Bientôt une nouvelle exposition…

Prochainement, le Musée de l'armée enrichira cette exposition permanente au sein de la Halle Bordiau par la mise en place de nouvelles salles consacrées d'une part à la seconde occupation de la Belgique (1940-1944), et d'autre part à la fin de la Seconde Guerre mondiale en Europe (1944-1945), à la politique raciale et idéologique nazie (1933-1945) et à la guerre dans le Pacifique (1937-1945), complétant ainsi la présentation de la période 1919-1945.

Une architecture unique 

Cette halle qui abrite l’exposition sur la Seconde Guerre mondiale est la seule partie qui subsiste du projet initial réalisé par l’architecte belge Gédéon Bordiau vers 1880 pour les Palais du Cinquantenaire.
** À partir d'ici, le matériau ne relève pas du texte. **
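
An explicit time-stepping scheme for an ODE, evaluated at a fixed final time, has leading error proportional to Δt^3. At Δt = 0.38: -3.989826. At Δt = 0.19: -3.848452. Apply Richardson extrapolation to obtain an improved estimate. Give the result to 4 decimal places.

The leading error scales as Δt^3; refining by a factor of 2 reduces it by 2^3 = 8.
Extrapolated value = (8·A(Δt/2) − A(Δt)) / (8 − 1)
= (8·(-3.848452) − (-3.989826)) / 7
= -26.797790 / 7 = -3.828256

-3.8283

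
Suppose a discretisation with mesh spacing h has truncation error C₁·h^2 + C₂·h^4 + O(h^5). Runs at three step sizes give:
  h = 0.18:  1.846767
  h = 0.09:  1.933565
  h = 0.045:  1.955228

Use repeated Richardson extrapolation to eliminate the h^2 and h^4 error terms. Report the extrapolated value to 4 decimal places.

First eliminate the h^2 term (factor 2^2 = 4):
  B₁ = (4·1.933565 − 1.846767)/3 = 1.962498
  B₂ = (4·1.955228 − 1.933565)/3 = 1.962449
Then eliminate the h^4 term (factor 2^4 = 16):
  (16·1.962449 − 1.962498)/15 = 1.962446

1.9624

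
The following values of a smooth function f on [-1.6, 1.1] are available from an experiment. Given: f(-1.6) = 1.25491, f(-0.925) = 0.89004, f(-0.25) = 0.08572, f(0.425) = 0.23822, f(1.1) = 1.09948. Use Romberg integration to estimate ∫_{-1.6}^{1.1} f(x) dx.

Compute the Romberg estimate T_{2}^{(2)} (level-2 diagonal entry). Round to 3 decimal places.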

En effet, au fil du temps, tous les autres bâtiments de ce site ont été reconstruits, adaptés ou démolis. L'aile opposée, qui abrite les Musées royaux d'Art et d'Histoire, consistait initialement en une halle identique à celle-ci. Elle a toutefois été ravagée par un incendie peu après la Seconde Guerre mondiale et remplacée par une nouvelle construction dans le style contemporain.

Pour cet espace, l’architecte Bordiau a utilisé des matériaux de construction traditionnels comme la pierre de taille, et des éléments classiques tels que des voutes et des colonnes. Par ailleurs, il a également intégré des matériaux jugés "modernes" pour l'époque, à savoir la fonte et le verre. Mais ce qui retient notre attention, ce sont sans aucun doute les deux rosaces.